Autoridade separa dados sobre crédito consignado por ordem do ministro André Mendonça
Erich Mafra

O empresário Daniel Vorcaro, do Banco Master, durante entrevista à TV Lide, em 2024 | Foto: Divulgação/Lide
A Polícia Federal (PF) realiza uma triagem no conteúdo extraído do celular de Daniel Vorcaro, dono do Banco Master, antes de encaminhar o material à CPMI do INSS. Segundo o jornal O Globo, a medida atende a uma determinação do ministro do Supremo Tribunal Federal (STF), André Mendonça, que restringiu o compartilhamento de provas às operações de crédito consignado, objeto de investigação do colegiado. De acordo com o presidente da comissão, senador Carlos Viana (Podemos-MG), os parlamentares devem acessar os arquivos dentro de uma semana.
A revelação do conteúdo do aparelho causa apreensão em Brasília, tanto em setores do STF quanto no Congresso Nacional. O material inclui, por exemplo, o contrato do Banco Master com o escritório de Viviane Barci de Moraes, esposa do ministro Alexandre de Moraes. O documento previa o pagamento de aproximadamente R$ 130 milhões em três anos para a defesa dos interesses da instituição financeira perante o Banco Central, a Receita Federal e o Parlamento.
Mudança na relatoria e cooperação institucional
A liberação das provas marca uma guinada na condução do caso. Anteriormente, o ministro Dias Toffoli havia barrado o compartilhamento e determinado o armazenamento do material no gabinete do presidente do Senado, Davi Alcolumbre (União Brasil-AP). Entretanto, Toffoli deixou a relatoria das investigações no dia 12, após a Polícia Federal enviar ao STF um relatório de 200 páginas listando conexões entre o magistrado e Daniel Vorcaro, incluindo o pagamento de R$ 35 milhões por uma fatia de um resort do qual o ministro é sócio.

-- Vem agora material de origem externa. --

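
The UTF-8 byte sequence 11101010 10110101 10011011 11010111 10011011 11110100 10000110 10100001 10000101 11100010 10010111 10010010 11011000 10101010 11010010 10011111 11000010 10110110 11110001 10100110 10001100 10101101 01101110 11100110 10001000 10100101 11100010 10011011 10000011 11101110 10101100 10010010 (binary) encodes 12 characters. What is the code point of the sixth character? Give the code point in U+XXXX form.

Offset 0: leading byte 0xEA = 11101010 → 3-byte char #1 = EA B5 9B.
Offset 3: leading byte 0xD7 = 11010111 → 2-byte char #2 = D7 9B.
Offset 5: leading byte 0xF4 = 11110100 → 4-byte char #3 = F4 86 A1 85.
Offset 9: leading byte 0xE2 = 11100010 → 3-byte char #4 = E2 97 92.
Offset 12: leading byte 0xD8 = 11011000 → 2-byte char #5 = D8 AA.
Offset 14: leading byte 0xD2 = 11010010 → 2-byte char #6 = D2 9F.
Leading byte 0xD2 = 11010010 matches 110xxxxx → 2-byte sequence.
Byte 1: 0xD2 = 11010010, payload 10010 (5 bits).
Byte 2: 0x9F = 10011111 (10xxxxxx ✓), payload 011111.
Concatenate: 10010011111 = 0x49F (11 bits → U+049F).

U+049F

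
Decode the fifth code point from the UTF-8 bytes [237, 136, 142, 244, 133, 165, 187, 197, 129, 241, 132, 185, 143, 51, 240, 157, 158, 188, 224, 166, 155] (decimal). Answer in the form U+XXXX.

Offset 0: leading byte 0xED = 11101101 → 3-byte char #1 = ED 88 8E.
Offset 3: leading byte 0xF4 = 11110100 → 4-byte char #2 = F4 85 A5 BB.
Offset 7: leading byte 0xC5 = 11000101 → 2-byte char #3 = C5 81.
Offset 9: leading byte 0xF1 = 11110001 → 4-byte char #4 = F1 84 B9 8F.
Offset 13: leading byte 0x33 = 00110011 → 1-byte char #5 = 33.
Leading byte 0x33 = 00110011 matches 0xxxxxxx → 1-byte sequence.
Byte 1: 0x33 = 00110011, payload 0110011 (7 bits).
Concatenate: 0110011 = 0x33 (7 bits → U+0033).

U+0033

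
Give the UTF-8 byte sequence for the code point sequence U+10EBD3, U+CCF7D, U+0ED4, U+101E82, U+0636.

U+10EBD3: 4-byte form → F4 8E AF 93.
U+CCF7D: 4-byte form → F3 8C BD BD.
U+0ED4: 3-byte form → E0 BB 94.
U+101E82: 4-byte form → F4 81 BA 82.
U+0636: 2-byte form → D8 B6.
Concatenated (17 bytes): F4 8E AF 93 F3 8C BD BD E0 BB 94 F4 81 BA 82 D8 B6.

F4 8E AF 93 F3 8C BD BD E0 BB 94 F4 81 BA 82 D8 B6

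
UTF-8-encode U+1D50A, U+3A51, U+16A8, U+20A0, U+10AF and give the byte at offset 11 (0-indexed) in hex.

U+1D50A → 4-byte form F0 9D 94 8A at offsets 0–3.
U+3A51 → 3-byte form E3 A9 91 at offsets 4–6.
U+16A8 → 3-byte form E1 9A A8 at offsets 7–9.
U+20A0 → 3-byte form E2 82 A0 at offsets 10–12.
Offset 11 falls in char 4's range; it's byte 2 of E2 82 A0 = 0x82.

0x82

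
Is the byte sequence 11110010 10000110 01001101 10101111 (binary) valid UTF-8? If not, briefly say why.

Leading byte 0xF2 = 11110010 → 4-byte form.
Byte 3 is 0x4D = 01001101, which is not 10xxxxxx — expected a continuation byte.

invalid (non-continuation byte where continuation expected)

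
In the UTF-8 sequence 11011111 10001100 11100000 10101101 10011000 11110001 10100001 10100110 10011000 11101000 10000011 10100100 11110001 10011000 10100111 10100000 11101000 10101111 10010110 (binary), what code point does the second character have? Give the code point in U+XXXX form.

U+0B58

Offset 0: leading byte 0xDF = 11011111 → 2-byte char #1 = DF 8C.
Offset 2: leading byte 0xE0 = 11100000 → 3-byte char #2 = E0 AD 98.
Leading byte 0xE0 = 11100000 matches 1110xxxx → 3-byte sequence.
Byte 1: 0xE0 = 11100000, payload 0000 (4 bits).
Byte 2: 0xAD = 10101101 (10xxxxxx ✓), payload 101101.
Byte 3: 0x98 = 10011000 (10xxxxxx ✓), payload 011000.
Concatenate: 0000101101011000 = 0xB58 (16 bits → U+0B58).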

Ao assumir o caso, André Mendonça autorizou a cooperação entre as instituições no dia 20. O ministro argumentou que o modelo constitucional brasileiro exige a atuação conjunta entre órgãos de persecução penal e Comissões Parlamentares de Inquérito para a proteção do interesse público. O magistrado também tomou medidas para fortalecer a atuação de técnicos da Polícia Federal e afastar nomes de confiança do antigo relator.

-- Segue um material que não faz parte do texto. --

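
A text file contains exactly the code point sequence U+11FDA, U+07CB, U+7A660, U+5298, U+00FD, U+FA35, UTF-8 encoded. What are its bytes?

U+11FDA: 4-byte form → F0 91 BF 9A.
U+07CB: 2-byte form → DF 8B.
U+7A660: 4-byte form → F1 BA 99 A0.
U+5298: 3-byte form → E5 8A 98.
U+00FD: 2-byte form → C3 BD.
U+FA35: 3-byte form → EF A8 B5.
Concatenated (18 bytes): F0 91 BF 9A DF 8B F1 BA 99 A0 E5 8A 98 C3 BD EF A8 B5.

F0 91 BF 9A DF 8B F1 BA 99 A0 E5 8A 98 C3 BD EF A8 B5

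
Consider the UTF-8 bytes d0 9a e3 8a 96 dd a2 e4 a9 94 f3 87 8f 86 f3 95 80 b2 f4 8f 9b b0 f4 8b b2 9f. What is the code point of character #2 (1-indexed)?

U+3296

Offset 0: leading byte 0xD0 = 11010000 → 2-byte char #1 = D0 9A.
Offset 2: leading byte 0xE3 = 11100011 → 3-byte char #2 = E3 8A 96.
Leading byte 0xE3 = 11100011 matches 1110xxxx → 3-byte sequence.
Byte 1: 0xE3 = 11100011, payload 0011 (4 bits).
Byte 2: 0x8A = 10001010 (10xxxxxx ✓), payload 001010.
Byte 3: 0x96 = 10010110 (10xxxxxx ✓), payload 010110.
Concatenate: 0011001010010110 = 0x3296 (16 bits → U+3296).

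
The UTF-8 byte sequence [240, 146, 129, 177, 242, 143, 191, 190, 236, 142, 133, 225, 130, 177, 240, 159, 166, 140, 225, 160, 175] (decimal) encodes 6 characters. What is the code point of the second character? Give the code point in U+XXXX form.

Offset 0: leading byte 0xF0 = 11110000 → 4-byte char #1 = F0 92 81 B1.
Offset 4: leading byte 0xF2 = 11110010 → 4-byte char #2 = F2 8F BF BE.
Leading byte 0xF2 = 11110010 matches 11110xxx → 4-byte sequence.
Byte 1: 0xF2 = 11110010, payload 010 (3 bits).
Byte 2: 0x8F = 10001111 (10xxxxxx ✓), payload 001111.
Byte 3: 0xBF = 10111111 (10xxxxxx ✓), payload 111111.
Byte 4: 0xBE = 10111110 (10xxxxxx ✓), payload 111110.
Concatenate: 010001111111111111110 = 0x8FFFE (21 bits → U+8FFFE).

U+8FFFE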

Demora de envio de dados de Vorcaro incomoda políticos
A demora no envio dos dados técnicos irrita integrantes da CPMI, como a senadora Damares Alves (Republicanos-DF), que criticou o atraso gerado pela decisão anterior de Toffoli. A comissão enfrenta uma corrida contra o tempo, logo que faltam menos de oito meses para as eleições. Carlos Viana informou que, como o material chegará filtrado apenas com dados do consignado, liberará o acesso a todos os parlamentares, descartando a necessidade de uma “sala cofre” para informações particulares de Daniel Vorcaro.
O Palácio do Planalto sofreu um revés recente na comissão com a aprovação de 87 requerimentos, incluindo a quebra de sigilo bancário e fiscal de Fábio Luís Lula da Silva, filho do presidente Lula. Essa quebra já havia sido decretada por Mendonça no mês passado a pedido da Polícia Federal. Agora, a atenção dos investigadores e parlamentares volta-se para o desfecho da triagem técnica que a PF realiza nos arquivos de Vorcaro.